In fact, the produce part of the scorecard offers only five points, all of which are related to selling off-grade produce in-store:

  • 3 points for selling “ugly” or “second- or third-grade” produce whole in all stores; or
    • 2 points for an established program selling “ugly” or lower-grade produce in some stores; or
    • 1 point for piloting “ugly” or lower-grade produce in some stores.
  • 1 point for using “ugly” produce in prepared or pre-cut foods in all or some stores.
  • 1 point for repurposing in-store produce that was on shelves and pulled back for cosmetic reasons and put into meals/pre-cut items in all or some stores.

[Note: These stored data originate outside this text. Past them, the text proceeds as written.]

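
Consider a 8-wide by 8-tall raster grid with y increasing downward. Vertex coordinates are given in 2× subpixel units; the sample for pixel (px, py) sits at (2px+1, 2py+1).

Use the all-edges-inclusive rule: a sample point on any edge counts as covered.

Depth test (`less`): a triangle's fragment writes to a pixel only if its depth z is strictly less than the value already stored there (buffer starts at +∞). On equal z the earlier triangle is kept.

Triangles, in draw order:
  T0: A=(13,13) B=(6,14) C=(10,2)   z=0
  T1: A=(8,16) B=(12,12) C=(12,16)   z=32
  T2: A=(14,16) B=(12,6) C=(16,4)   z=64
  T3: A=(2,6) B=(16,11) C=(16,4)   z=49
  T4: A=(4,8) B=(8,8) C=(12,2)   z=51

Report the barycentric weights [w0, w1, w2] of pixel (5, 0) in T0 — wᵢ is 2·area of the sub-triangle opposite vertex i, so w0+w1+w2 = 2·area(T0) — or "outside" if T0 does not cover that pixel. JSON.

T0:
  2·area = 80
  edge (13, 13)→(6, 14): d=(-7,1) inclusive
  edge (6, 14)→(10, 2): d=(4,-12) inclusive
  edge (10, 2)→(13, 13): d=(3,11) inclusive
    (4,2)@(9, 5): e=[60,0,20] → X  [on edge]
    (5,2)@(11, 5): e=[58,24,-2] → .
    (4,3)@(9, 7): e=[46,8,26] → X
    (5,3)@(11, 7): e=[44,32,4] → X
    (6,3)@(13, 7): e=[42,56,-18] → .
    (4,4)@(9, 9): e=[32,16,32] → X
    (6,4)@(13, 9): e=[28,64,-12] → .
    (3,5)@(7, 11): e=[20,0,60] → X  [on edge]
    (6,5)@(13, 11): e=[14,72,-6] → .
    (3,6)@(7, 13): e=[6,8,66] → X
    (6,6)@(13, 13): e=[0,80,0] → X  [on edge]
    (7,6)@(15, 13): e=[-2,104,-22] → .
  covered (12 px):
    . . . . . . . .
    . . . . . . . .
    . . . . X . . .
    . . . . X X . .
    . . . . X X . .
    . . . X X X . .
    . . . X X X X .
    . . . . . . . .
T1:
  2·area = 16
  edge (8, 16)→(12, 12): d=(4,-4) inclusive
  edge (12, 12)→(12, 16): d=(0,4) inclusive
  edge (12, 16)→(8, 16): d=(-4,0) inclusive
    (7,4)@(15, 9): e=[0,-12,28] → .  [on edge]
    (6,5)@(13, 11): e=[0,-4,20] → .  [on edge]
    (5,6)@(11, 13): e=[0,4,12] → X  [on edge]
    (6,6)@(13, 13): e=[8,-4,12] → .
    (4,7)@(9, 15): e=[0,12,4] → X  [on edge]
    (6,7)@(13, 15): e=[16,-4,4] → .
  covered (3 px):
    . . . . . . . .
    . . . . . . . .
    . . . . . . . .
    . . . . . . . .
    . . . . . . . .
    . . . . . . . .
    . . . . . X . .
    . . . . X X . .
T2:
  2·area = 44
  edge (14, 16)→(12, 6): d=(-2,-10) inclusive
  edge (12, 6)→(16, 4): d=(4,-2) inclusive
  edge (16, 4)→(14, 16): d=(-2,12) inclusive
    (5,0)@(11, 1): e=[0,-22,66] → .  [on edge]
    (7,2)@(15, 5): e=[32,2,10] → X
    (6,3)@(13, 7): e=[8,6,30] → X
    (6,4)@(13, 9): e=[4,14,26] → X
    (6,5)@(13, 11): e=[0,22,22] → X  [on edge]
    (7,5)@(15, 11): e=[20,26,-2] → .
    (6,6)@(13, 13): e=[-4,30,18] → .
  covered (6 px):
    . . . . . . . .
    . . . . . . . .
    . . . . . . . X
    . . . . . . X X
    . . . . . . X X
    . . . . . . X .
    . . . . . . . .
    . . . . . . . .
T3:
  2·area = 98  (B↔C swapped to make it positive)
  edge (2, 6)→(16, 4): d=(14,-2) inclusive
  edge (16, 4)→(16, 11): d=(0,7) inclusive
  edge (16, 11)→(2, 6): d=(-14,-5) inclusive
    (4,2)@(9, 5): e=[0,49,49] → X  [on edge]
    (5,2)@(11, 5): e=[4,35,59] → X
    (6,2)@(13, 5): e=[8,21,69] → X
    (7,2)@(15, 5): e=[12,7,79] → X
    (2,3)@(5, 7): e=[20,77,1] → X
    (3,3)@(7, 7): e=[24,63,11] → X
    (2,4)@(5, 9): e=[48,77,-27] → .
    (3,4)@(7, 9): e=[52,63,-17] → .
    (4,4)@(9, 9): e=[56,49,-7] → .
    (5,4)@(11, 9): e=[60,35,3] → X
    (5,5)@(11, 11): e=[88,35,-25] → .
    (6,5)@(13, 11): e=[92,21,-15] → .
  covered (13 px):
    . . . . . . . .
    . . . . . . . .
    . . . . X X X X
    . . X X X X X X
    . . . . . X X X
    . . . . . . . .
    . . . . . . . .
    . . . . . . . .
T4:
  2·area = 24  (B↔C swapped to make it positive)
  edge (4, 8)→(12, 2): d=(8,-6) inclusive
  edge (12, 2)→(8, 8): d=(-4,6) inclusive
  edge (8, 8)→(4, 8): d=(-4,0) inclusive
    (5,1)@(11, 3): e=[2,2,20] → X
    (6,1)@(13, 3): e=[14,-10,20] → .
    (4,2)@(9, 5): e=[6,6,12] → X
    (5,2)@(11, 5): e=[18,-6,12] → .
    (3,3)@(7, 7): e=[10,10,4] → X
    (4,3)@(9, 7): e=[22,-2,4] → .
    (3,4)@(7, 9): e=[26,2,-4] → .
  covered (3 px):
    . . . . . . . .
    . . . . . X . .
    . . . . X . . .
    . . . X . . . .
    . . . . . . . .
    . . . . . . . .
    . . . . . . . .
    . . . . . . . .

Result: "outside"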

So, it’s basically all food waste reduction efforts are related to selling off-grade produce. As if off-grade produce didn’t already have a pretty healthy stream of diversion from landfill, with more efforts building every day.

I can think of multitudes of organizations that are finding ways to make sure everything farmers produces gets eaten. I don’t think the best place for off-grade is on the shelves at a mainstream retailer. I hear mixed reviews on how well it sells, most of which are not favorable.

There’s a great article from a few weeks ago in Food & Wine that discusses this conundrum: food banks and other charitable organizations already were using those items.

L.A. Kitchen president Robert Egger told author Gowri Chandra:

“Farmers used to be like, ‘Hey man, I can’t sell this, so I’m going to give this to the food bank.’ That’s happening less and less,” he says. “The market forces are driving food waste towards reinvestment and profitability versus down towards charity. What will happen in three years, six years, or nine years demands a vigorous re-examination of our food system.”

I’m all for farmers finding the right market, and retailers marketing the right product, but I’m not sure the right solution for reducing food waste is relying entirely on selling off-grade in the mainstream supermarket.

Publix’s D wasn’t the worst offender on this report card. Batavia, Ill.-based Aldi received an F, Whole Foods scored a D, and so did Trader Joe’s. I take issue with Aldi's failing grade, too. Much of the produce I see there isn't the same grade you'd see at a premium banner. 

Could be that the report’s criteria also is heavily weighted toward transparency and “corporate accountability,” and organizers pointed out that nine out of 10 of the retailers graded don’t report their total volume of food waste.

I know many retailers have well-established food waste reduction programs, and are doing a lot of the actions listed on this group’s scorecard, but maybe aren’t doing a good job of telling the story.

This is a great story to tell. 

As for stocking so-called “ugly” produce, that’s something for you to decide.